ROMA _ Lupotto torna a casa stamattina: lo aspettano i gatti che mangiavano nella sua ciotola tra i tavolini della pasticceria dietro viale Mazzini, una doppia porzione di biscottini e un osso fresco di giornata. Poco dopo le nove lascera' l’angusto box del canile comunale di Porta Portese dove e' stato rinchiuso per sette giorni e sette notti. Andra' a prenderlo Laura che, conoscendolo bene ormai, non portera' con se' nemmeno un guinzaglio: «Lui li odia. In tutti questi mesi non appena ne vedeva uno scappava, terrorizzato, per andare a nascondersi dietro le auto, i muri dei cortili. Tanto basta che mi veda e saltera' nel portabagagli senza fare alcuna difficolta'».

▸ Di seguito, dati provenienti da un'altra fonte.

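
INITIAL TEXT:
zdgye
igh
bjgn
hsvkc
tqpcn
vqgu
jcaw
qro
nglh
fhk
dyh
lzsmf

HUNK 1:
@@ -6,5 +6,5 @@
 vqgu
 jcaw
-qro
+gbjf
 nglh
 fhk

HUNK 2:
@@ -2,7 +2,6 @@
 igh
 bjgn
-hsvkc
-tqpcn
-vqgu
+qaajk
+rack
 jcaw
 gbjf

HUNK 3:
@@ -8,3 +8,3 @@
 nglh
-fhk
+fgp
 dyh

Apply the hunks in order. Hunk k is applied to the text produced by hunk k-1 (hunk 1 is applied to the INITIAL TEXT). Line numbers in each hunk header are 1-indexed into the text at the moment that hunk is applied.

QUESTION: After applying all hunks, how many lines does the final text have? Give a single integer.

Hunk 1: at line 6 remove [qro] add [gbjf] -> 12 lines: zdgye igh bjgn hsvkc tqpcn vqgu jcaw gbjf nglh fhk dyh lzsmf
Hunk 2: at line 2 remove [hsvkc,tqpcn,vqgu] add [qaajk,rack] -> 11 lines: zdgye igh bjgn qaajk rack jcaw gbjf nglh fhk dyh lzsmf
Hunk 3: at line 8 remove [fhk] add [fgp] -> 11 lines: zdgye igh bjgn qaajk rack jcaw gbjf nglh fgp dyh lzsmf
Final line count: 11

Answer: 11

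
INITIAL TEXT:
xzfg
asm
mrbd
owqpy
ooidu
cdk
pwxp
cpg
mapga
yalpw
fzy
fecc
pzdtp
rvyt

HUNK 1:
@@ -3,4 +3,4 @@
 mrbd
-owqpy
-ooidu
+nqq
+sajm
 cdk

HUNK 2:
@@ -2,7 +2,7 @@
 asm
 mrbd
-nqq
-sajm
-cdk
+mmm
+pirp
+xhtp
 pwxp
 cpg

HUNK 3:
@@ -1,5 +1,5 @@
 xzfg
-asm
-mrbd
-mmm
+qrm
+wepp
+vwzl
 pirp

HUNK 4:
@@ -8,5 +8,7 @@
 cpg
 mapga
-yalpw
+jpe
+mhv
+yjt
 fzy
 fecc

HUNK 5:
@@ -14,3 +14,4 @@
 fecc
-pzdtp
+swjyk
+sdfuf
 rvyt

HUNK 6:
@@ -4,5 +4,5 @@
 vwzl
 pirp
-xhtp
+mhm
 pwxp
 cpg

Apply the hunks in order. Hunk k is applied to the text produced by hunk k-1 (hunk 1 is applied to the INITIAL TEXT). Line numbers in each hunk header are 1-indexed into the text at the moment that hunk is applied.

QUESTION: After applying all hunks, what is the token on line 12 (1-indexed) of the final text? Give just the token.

Hunk 1: at line 3 remove [owqpy,ooidu] add [nqq,sajm] -> 14 lines: xzfg asm mrbd nqq sajm cdk pwxp cpg mapga yalpw fzy fecc pzdtp rvyt
Hunk 2: at line 2 remove [nqq,sajm,cdk] add [mmm,pirp,xhtp] -> 14 lines: xzfg asm mrbd mmm pirp xhtp pwxp cpg mapga yalpw fzy fecc pzdtp rvyt
Hunk 3: at line 1 remove [asm,mrbd,mmm] add [qrm,wepp,vwzl] -> 14 lines: xzfg qrm wepp vwzl pirp xhtp pwxp cpg mapga yalpw fzy fecc pzdtp rvyt
Hunk 4: at line 8 remove [yalpw] add [jpe,mhv,yjt] -> 16 lines: xzfg qrm wepp vwzl pirp xhtp pwxp cpg mapga jpe mhv yjt fzy fecc pzdtp rvyt
Hunk 5: at line 14 remove [pzdtp] add [swjyk,sdfuf] -> 17 lines: xzfg qrm wepp vwzl pirp xhtp pwxp cpg mapga jpe mhv yjt fzy fecc swjyk sdfuf rvyt
Hunk 6: at line 4 remove [xhtp] add [mhm] -> 17 lines: xzfg qrm wepp vwzl pirp mhm pwxp cpg mapga jpe mhv yjt fzy fecc swjyk sdfuf rvyt
Final line 12: yjt

Answer: yjt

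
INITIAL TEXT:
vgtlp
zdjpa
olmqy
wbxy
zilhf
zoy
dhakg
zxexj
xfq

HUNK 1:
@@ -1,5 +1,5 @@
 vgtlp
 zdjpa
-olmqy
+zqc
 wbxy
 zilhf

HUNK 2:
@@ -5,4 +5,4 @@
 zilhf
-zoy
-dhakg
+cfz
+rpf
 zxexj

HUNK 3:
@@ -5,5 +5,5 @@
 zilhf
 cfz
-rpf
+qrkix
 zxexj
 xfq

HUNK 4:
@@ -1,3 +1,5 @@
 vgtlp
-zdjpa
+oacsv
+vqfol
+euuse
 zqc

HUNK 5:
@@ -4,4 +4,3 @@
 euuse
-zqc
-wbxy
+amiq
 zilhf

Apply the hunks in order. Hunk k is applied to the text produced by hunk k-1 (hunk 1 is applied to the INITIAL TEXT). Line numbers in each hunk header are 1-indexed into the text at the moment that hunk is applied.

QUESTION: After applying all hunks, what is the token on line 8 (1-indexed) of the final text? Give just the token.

Answer: qrkix

Derivation:
Hunk 1: at line 1 remove [olmqy] add [zqc] -> 9 lines: vgtlp zdjpa zqc wbxy zilhf zoy dhakg zxexj xfq
Hunk 2: at line 5 remove [zoy,dhakg] add [cfz,rpf] -> 9 lines: vgtlp zdjpa zqc wbxy zilhf cfz rpf zxexj xfq
Hunk 3: at line 5 remove [rpf] add [qrkix] -> 9 lines: vgtlp zdjpa zqc wbxy zilhf cfz qrkix zxexj xfq
Hunk 4: at line 1 remove [zdjpa] add [oacsv,vqfol,euuse] -> 11 lines: vgtlp oacsv vqfol euuse zqc wbxy zilhf cfz qrkix zxexj xfq
Hunk 5: at line 4 remove [zqc,wbxy] add [amiq] -> 10 lines: vgtlp oacsv vqfol euuse amiq zilhf cfz qrkix zxexj xfq
Final line 8: qrkix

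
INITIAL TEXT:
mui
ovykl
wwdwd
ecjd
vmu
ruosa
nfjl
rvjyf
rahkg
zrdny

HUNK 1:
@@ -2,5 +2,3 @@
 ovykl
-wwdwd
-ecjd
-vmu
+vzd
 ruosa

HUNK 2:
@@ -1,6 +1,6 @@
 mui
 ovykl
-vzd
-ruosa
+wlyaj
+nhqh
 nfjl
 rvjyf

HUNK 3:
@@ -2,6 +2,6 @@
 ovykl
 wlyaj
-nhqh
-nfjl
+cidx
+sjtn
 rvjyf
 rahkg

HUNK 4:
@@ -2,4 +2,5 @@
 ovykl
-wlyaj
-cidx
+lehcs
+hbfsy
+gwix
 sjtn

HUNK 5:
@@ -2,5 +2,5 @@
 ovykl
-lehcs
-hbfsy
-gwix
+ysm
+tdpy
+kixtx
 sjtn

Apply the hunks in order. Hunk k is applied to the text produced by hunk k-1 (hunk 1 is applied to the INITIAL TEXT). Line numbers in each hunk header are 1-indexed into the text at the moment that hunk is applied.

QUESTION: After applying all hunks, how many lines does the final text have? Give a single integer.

Hunk 1: at line 2 remove [wwdwd,ecjd,vmu] add [vzd] -> 8 lines: mui ovykl vzd ruosa nfjl rvjyf rahkg zrdny
Hunk 2: at line 1 remove [vzd,ruosa] add [wlyaj,nhqh] -> 8 lines: mui ovykl wlyaj nhqh nfjl rvjyf rahkg zrdny
Hunk 3: at line 2 remove [nhqh,nfjl] add [cidx,sjtn] -> 8 lines: mui ovykl wlyaj cidx sjtn rvjyf rahkg zrdny
Hunk 4: at line 2 remove [wlyaj,cidx] add [lehcs,hbfsy,gwix] -> 9 lines: mui ovykl lehcs hbfsy gwix sjtn rvjyf rahkg zrdny
Hunk 5: at line 2 remove [lehcs,hbfsy,gwix] add [ysm,tdpy,kixtx] -> 9 lines: mui ovykl ysm tdpy kixtx sjtn rvjyf rahkg zrdny
Final line count: 9

Answer: 9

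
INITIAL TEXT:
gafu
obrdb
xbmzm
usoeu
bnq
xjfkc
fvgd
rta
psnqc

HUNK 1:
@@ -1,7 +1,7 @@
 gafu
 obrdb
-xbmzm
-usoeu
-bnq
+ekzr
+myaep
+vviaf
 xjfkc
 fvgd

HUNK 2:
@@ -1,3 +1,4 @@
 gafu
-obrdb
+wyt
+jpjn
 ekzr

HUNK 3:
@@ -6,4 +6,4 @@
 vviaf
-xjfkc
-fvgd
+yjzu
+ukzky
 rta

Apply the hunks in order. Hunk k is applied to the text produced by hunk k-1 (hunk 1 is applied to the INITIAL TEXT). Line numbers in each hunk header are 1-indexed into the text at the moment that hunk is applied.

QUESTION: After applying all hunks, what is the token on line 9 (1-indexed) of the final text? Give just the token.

Hunk 1: at line 1 remove [xbmzm,usoeu,bnq] add [ekzr,myaep,vviaf] -> 9 lines: gafu obrdb ekzr myaep vviaf xjfkc fvgd rta psnqc
Hunk 2: at line 1 remove [obrdb] add [wyt,jpjn] -> 10 lines: gafu wyt jpjn ekzr myaep vviaf xjfkc fvgd rta psnqc
Hunk 3: at line 6 remove [xjfkc,fvgd] add [yjzu,ukzky] -> 10 lines: gafu wyt jpjn ekzr myaep vviaf yjzu ukzky rta psnqc
Final line 9: rta

Answer: rta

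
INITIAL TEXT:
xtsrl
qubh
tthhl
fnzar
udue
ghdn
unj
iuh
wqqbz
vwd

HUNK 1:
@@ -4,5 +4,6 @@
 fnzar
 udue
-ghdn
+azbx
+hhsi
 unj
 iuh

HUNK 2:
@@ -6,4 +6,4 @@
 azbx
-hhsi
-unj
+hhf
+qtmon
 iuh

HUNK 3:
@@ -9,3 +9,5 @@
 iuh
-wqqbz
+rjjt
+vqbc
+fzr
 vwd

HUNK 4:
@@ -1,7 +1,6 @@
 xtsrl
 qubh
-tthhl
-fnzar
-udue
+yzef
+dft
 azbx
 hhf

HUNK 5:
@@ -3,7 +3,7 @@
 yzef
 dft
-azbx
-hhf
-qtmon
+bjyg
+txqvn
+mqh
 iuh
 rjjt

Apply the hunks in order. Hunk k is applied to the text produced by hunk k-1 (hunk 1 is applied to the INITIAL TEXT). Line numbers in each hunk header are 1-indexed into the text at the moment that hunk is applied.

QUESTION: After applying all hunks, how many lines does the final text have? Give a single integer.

Hunk 1: at line 4 remove [ghdn] add [azbx,hhsi] -> 11 lines: xtsrl qubh tthhl fnzar udue azbx hhsi unj iuh wqqbz vwd
Hunk 2: at line 6 remove [hhsi,unj] add [hhf,qtmon] -> 11 lines: xtsrl qubh tthhl fnzar udue azbx hhf qtmon iuh wqqbz vwd
Hunk 3: at line 9 remove [wqqbz] add [rjjt,vqbc,fzr] -> 13 lines: xtsrl qubh tthhl fnzar udue azbx hhf qtmon iuh rjjt vqbc fzr vwd
Hunk 4: at line 1 remove [tthhl,fnzar,udue] add [yzef,dft] -> 12 lines: xtsrl qubh yzef dft azbx hhf qtmon iuh rjjt vqbc fzr vwd
Hunk 5: at line 3 remove [azbx,hhf,qtmon] add [bjyg,txqvn,mqh] -> 12 lines: xtsrl qubh yzef dft bjyg txqvn mqh iuh rjjt vqbc fzr vwd
Final line count: 12

Answer: 12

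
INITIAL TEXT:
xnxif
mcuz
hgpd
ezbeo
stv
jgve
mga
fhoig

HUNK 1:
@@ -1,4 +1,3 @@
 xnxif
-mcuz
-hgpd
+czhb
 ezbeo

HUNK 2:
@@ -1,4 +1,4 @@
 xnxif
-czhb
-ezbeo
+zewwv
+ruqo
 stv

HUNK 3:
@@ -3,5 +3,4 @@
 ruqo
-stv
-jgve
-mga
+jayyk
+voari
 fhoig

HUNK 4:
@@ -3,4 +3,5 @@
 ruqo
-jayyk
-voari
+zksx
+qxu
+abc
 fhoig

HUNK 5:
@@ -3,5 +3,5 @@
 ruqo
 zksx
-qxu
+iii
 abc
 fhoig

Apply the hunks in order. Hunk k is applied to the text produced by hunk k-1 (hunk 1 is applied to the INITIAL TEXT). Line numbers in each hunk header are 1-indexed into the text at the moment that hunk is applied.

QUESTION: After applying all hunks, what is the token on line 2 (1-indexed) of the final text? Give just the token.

Answer: zewwv

Derivation:
Hunk 1: at line 1 remove [mcuz,hgpd] add [czhb] -> 7 lines: xnxif czhb ezbeo stv jgve mga fhoig
Hunk 2: at line 1 remove [czhb,ezbeo] add [zewwv,ruqo] -> 7 lines: xnxif zewwv ruqo stv jgve mga fhoig
Hunk 3: at line 3 remove [stv,jgve,mga] add [jayyk,voari] -> 6 lines: xnxif zewwv ruqo jayyk voari fhoig
Hunk 4: at line 3 remove [jayyk,voari] add [zksx,qxu,abc] -> 7 lines: xnxif zewwv ruqo zksx qxu abc fhoig
Hunk 5: at line 3 remove [qxu] add [iii] -> 7 lines: xnxif zewwv ruqo zksx iii abc fhoig
Final line 2: zewwv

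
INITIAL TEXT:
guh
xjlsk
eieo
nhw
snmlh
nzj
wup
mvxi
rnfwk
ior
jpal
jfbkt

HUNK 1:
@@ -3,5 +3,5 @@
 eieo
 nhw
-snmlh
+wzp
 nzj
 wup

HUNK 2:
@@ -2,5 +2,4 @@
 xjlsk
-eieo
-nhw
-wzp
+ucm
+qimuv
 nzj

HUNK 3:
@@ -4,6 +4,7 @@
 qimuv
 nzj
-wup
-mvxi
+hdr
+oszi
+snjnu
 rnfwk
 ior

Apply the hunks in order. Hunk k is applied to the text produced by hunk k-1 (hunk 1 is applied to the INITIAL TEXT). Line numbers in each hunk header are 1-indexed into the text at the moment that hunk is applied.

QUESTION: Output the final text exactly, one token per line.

Answer: guh
xjlsk
ucm
qimuv
nzj
hdr
oszi
snjnu
rnfwk
ior
jpal
jfbkt

Derivation:
Hunk 1: at line 3 remove [snmlh] add [wzp] -> 12 lines: guh xjlsk eieo nhw wzp nzj wup mvxi rnfwk ior jpal jfbkt
Hunk 2: at line 2 remove [eieo,nhw,wzp] add [ucm,qimuv] -> 11 lines: guh xjlsk ucm qimuv nzj wup mvxi rnfwk ior jpal jfbkt
Hunk 3: at line 4 remove [wup,mvxi] add [hdr,oszi,snjnu] -> 12 lines: guh xjlsk ucm qimuv nzj hdr oszi snjnu rnfwk ior jpal jfbkt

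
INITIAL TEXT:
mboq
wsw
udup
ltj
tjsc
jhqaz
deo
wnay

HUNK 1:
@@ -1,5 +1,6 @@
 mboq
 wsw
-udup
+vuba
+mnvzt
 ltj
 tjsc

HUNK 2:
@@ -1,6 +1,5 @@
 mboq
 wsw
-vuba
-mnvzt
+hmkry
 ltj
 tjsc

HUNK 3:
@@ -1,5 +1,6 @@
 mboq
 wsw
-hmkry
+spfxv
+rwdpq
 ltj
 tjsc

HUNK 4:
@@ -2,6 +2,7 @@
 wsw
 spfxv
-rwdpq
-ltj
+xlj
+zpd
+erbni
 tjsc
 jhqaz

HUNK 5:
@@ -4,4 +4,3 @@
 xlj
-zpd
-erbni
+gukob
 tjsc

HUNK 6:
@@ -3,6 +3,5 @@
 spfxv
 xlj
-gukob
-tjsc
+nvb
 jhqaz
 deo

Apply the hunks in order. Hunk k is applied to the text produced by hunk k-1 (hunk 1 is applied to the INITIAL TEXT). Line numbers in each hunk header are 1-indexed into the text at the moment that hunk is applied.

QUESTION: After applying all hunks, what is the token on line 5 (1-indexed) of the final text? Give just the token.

Hunk 1: at line 1 remove [udup] add [vuba,mnvzt] -> 9 lines: mboq wsw vuba mnvzt ltj tjsc jhqaz deo wnay
Hunk 2: at line 1 remove [vuba,mnvzt] add [hmkry] -> 8 lines: mboq wsw hmkry ltj tjsc jhqaz deo wnay
Hunk 3: at line 1 remove [hmkry] add [spfxv,rwdpq] -> 9 lines: mboq wsw spfxv rwdpq ltj tjsc jhqaz deo wnay
Hunk 4: at line 2 remove [rwdpq,ltj] add [xlj,zpd,erbni] -> 10 lines: mboq wsw spfxv xlj zpd erbni tjsc jhqaz deo wnay
Hunk 5: at line 4 remove [zpd,erbni] add [gukob] -> 9 lines: mboq wsw spfxv xlj gukob tjsc jhqaz deo wnay
Hunk 6: at line 3 remove [gukob,tjsc] add [nvb] -> 8 lines: mboq wsw spfxv xlj nvb jhqaz deo wnay
Final line 5: nvb

Answer: nvb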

E percorsi pochi chilometri, da Porta Portese a Prati, per Lupotto, un bastardino di quattro anni, comincera' la bella vita. Perché lui ancora non lo sa, ma e' stato adottato dal quartiere. Residenti, giornalisti Rai, commercianti hanno smosso mari e monti perche' quel lupacchiotto con il naso rosa riconquistasse la sua liberta': hanno scritto all’ufficio capitolino per i diritti degli animali, lanciato un appello alla radio, distribuito foto volantini affinche' qualcuno lo prendesse in casa. La battaglia e' cominciata giusto una settimana fa, quando alcuni romani videro arrivare in via Cantore, davanti alla pasticceria Pontisso diventata ormai la cuccia di Lupotto, il furgone dell’accalappiacani. Erano venuti a prenderlo gli uomini del canile comunale che avevano in mano la copia di una denuncia sulla quale era scritto che quel cane randagio rappresentava un pericolo perché aveva morso una ragazza, (era stata la giovane, infatti, ad aver sporto denuncia dopo essere stata aggredita e graffiata da Lupotto). «Ho tentato in tutti i modi di fermare quel cappio, ma e' stato tutto inutile. Lo hanno portato via che guaiva», racconta Laura, la proprietaria della pasticceria, gia' padrona di un doberman di cinque anni.
Fu lei a trovare il cagnolone davanti alle sue vetrine una mattina di dicembre: «Mi guardai intorno alla ricerca del padrone, ma non vidi nessuno. Allungai una mano per accarezzarlo e lui tento' di mordermi: poi capii la sua reazione quando vidi alcune cicatrici sulla schiena e sul collo. Io, comunque, gli rifilai una sberla sul muso e da allora ci siamo sempre intesi». Gli preparo' una scodella di pane e latte e da quel giorno, tutte le mattine, Lupotto aspetta che Laura e il marito Giancarlo escano di casa (la coppia abita a pochi metri dalla pasticceria) per andare tutti insieme ad aprire il locale. La sera, invece, scorta Raffaella e Rossana, le ragazze che lavorano alla cassa e al bancone, fino alla fermata dell’autobus, in via Oslavia. E da questa mattina la vita di Lupotto riprende, una passeggiata, una brioche, un pisolino sotto il platano, certo di aver conquistato una nuova casa.